Nodarse and Carrazana worked at Midway as medical assistants. In their pleas, the two assistants admitted to making false entries in medical records indicating that they had provided medications on particular dates and in particular dosages to patients, when, in fact, they had not provided medications. The medical assistants also admitted to being fully aware that blood samples drawn from Midway’s patients were tainted to make it appear that the patients had conditions they did not have. Both assistants admitted to administering medications to patients that they knew the patients did not need. Nodarse, who worked at Midway throughout its existence, admitted to conspiring to submit more than $10 million in false and fraudulent claims for HIV infusion services allegedly provided at the clinic.

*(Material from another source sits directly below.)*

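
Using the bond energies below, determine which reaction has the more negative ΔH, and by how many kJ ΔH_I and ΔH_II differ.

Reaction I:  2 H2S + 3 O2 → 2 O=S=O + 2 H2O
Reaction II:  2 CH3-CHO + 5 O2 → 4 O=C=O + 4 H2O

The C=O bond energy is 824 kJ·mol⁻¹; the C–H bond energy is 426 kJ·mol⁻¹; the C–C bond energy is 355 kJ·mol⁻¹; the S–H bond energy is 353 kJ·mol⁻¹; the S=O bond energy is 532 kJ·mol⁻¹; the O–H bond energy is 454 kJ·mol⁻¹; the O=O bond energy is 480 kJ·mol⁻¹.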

The case is being prosecuted by Trial Attorney John K. Neal of the Criminal Division’s Fraud Section. The FBI and the Department of Health and Human Services, Office of Inspector General, conducted the investigation. The case was brought as part of the Medicare Fraud Strike Force (MFSF), supervised by Deputy Chief Kirk Ogrosky of the Criminal Division’s Fraud Section and U.S. Attorney Acosta of the Southern District of Florida. Since the inception of MFSF operations, federal prosecutors have indicted 106 cases with 192 defendants in both Los Angeles and Miami. Collectively, these defendants fraudulently billed the Medicare program for more than half a billion dollars.